NorthJersey.com

CEO Of Paramus-Based Bank Bashes Obama Tax

The Record (NorthJersey.com) — Saturday, January 16, 2010

BY RICHARD NEWMAN
The Record
STAFF WRITER

Only one New Jersey-based bank is big enough to be subject to President Obama's proposed tax on the country's largest financial institutions to deter excessive risk-taking and recover taxpayer money paid to bail them out.

That bank is Paramus-based Hudson City Bancorp Inc., which did not take any bailout money. Ronald Hermance, Hudson City's chief executive officer, strongly objects to his bank getting lumped in with institutions such as Citigroup Inc., American International Group Inc. and Bank of America Corp.

In an interview Friday, Hermance said that the tax would cost the company roughly $45 million this year. It "makes no sense" and he will "vigorously protest it," he said.

"I paid $350 million in federal and state income tax [last year] and $60 million for FDIC assessments to pay for banks that failed,'' Hermance said. "Now they want $45 million for a bailout I did not participate in? Wouldn't you be angry?"

Hudson City did not make the risky sub-prime loans that started the financial crisis in 2008, he argues, and the bank increased lending last year when other large lenders cut back to preserve capital.

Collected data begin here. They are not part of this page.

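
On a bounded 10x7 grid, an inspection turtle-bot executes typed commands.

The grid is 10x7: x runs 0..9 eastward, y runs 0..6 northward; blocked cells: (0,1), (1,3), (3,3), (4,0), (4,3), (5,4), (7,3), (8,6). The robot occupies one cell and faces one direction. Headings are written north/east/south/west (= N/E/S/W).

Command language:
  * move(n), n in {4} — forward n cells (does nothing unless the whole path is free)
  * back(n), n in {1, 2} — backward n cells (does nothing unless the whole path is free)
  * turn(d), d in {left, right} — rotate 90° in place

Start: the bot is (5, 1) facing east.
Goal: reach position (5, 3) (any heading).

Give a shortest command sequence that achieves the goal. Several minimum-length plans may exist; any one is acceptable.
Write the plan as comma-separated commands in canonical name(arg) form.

from: (5, 1) facing east
t=1 turn(right) ⇒ (5, 1) facing south
t=2 back(2) ⇒ (5, 3) facing south
shorter routes all fall short; 2 is best.

turn(right), back(2)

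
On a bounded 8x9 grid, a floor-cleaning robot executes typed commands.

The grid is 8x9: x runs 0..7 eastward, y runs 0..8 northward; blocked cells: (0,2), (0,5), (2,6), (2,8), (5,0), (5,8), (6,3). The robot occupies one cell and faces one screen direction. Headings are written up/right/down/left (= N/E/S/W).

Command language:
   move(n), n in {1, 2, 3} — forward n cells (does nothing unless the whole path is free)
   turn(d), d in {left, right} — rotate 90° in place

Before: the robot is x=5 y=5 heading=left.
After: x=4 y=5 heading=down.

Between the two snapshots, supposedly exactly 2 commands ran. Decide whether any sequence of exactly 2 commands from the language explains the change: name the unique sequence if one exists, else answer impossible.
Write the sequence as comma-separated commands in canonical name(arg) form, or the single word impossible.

move(1), turn(left)

key: position moved to (4,5) AND the heading swung to S — translation plus rotation needed
start: x=5 y=5 heading=left
1. move(1) → x=4 y=5 heading=left
2. turn(left) → x=4 y=5 heading=down
no other 2-command option fits: unique.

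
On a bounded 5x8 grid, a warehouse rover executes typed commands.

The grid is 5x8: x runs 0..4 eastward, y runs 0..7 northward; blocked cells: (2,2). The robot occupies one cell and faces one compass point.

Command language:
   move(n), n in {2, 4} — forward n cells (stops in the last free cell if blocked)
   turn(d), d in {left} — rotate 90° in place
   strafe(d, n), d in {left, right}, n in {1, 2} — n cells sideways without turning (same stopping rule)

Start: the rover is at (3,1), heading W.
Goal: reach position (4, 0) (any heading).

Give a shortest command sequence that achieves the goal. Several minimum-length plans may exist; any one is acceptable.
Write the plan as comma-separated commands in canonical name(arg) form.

begin: at (3,1), heading W
step 1 (strafe(left, 1)): at (3,0), heading W
step 2 (turn(left)): at (3,0), heading S
step 3 (strafe(left, 1)): at (4,0), heading S
no 2-step plan works, so 3 is optimal.

strafe(left, 1), turn(left), strafe(left, 1)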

"All I did was make more mortgages last year than ever before," he said. "I increased my lending, which is what the government asked us to do."

The tax, which would start after June 30, would be in place for at least 10 years and would target institutions with more than $50 billion in assets. It would be equal to 0.15 percent of an institution's liabilities, excluding deposits insured by the Federal Deposit Insurance Corp.

Hudson City shares fell 14 cents, or 1 percent, to $13.84, Friday on the Nasdaq Stock Market. The stock dropped 14 percent last year.

For Hudson City, borrowings from the Federal Home Loan Bank, used to make mortgage loans, would be taxed, Hermance said. The CEO said he will contact federal lawmakers in the days ahead to make his case why the tax should not be approved.

Analysts estimate the country's top four banks would pay $2 billion each. The tax would raise about $90 billion over 10 years, the White House said in a fact sheet.

The Obama administration said the tax would be a deterrent against excessive leverage — or borrowing — by banks. Most of the big banks have already repaid the bailout funds, with interest.

Phyllis Salowe-Kaye, executive director of consumer watchdog New Jersey Citizen Action, and a recently appointed member of a consumer advisory council to the Federal Reserve, supports the tax.

"The policy is certainly welcomed by us and the people who do the kind of work Ido," she said. Her organization negotiates community investment agreements with banks, oversees foreclosure-counseling programs, and advocates for consumer interests in a number of areas. "The banks that benefit from taxpayer money need to be taxed to repay that money," she said.

Some insurers, including Newark-based Prudential Financial Inc., which also received no bailout money, may also be targeted, but a company spokesman said Friday it is unclear if the insurer would be hit.

"That's what we're trying to find out," said Bob DeFillippo, the spokesman. "We are taking a very close look at it," he said.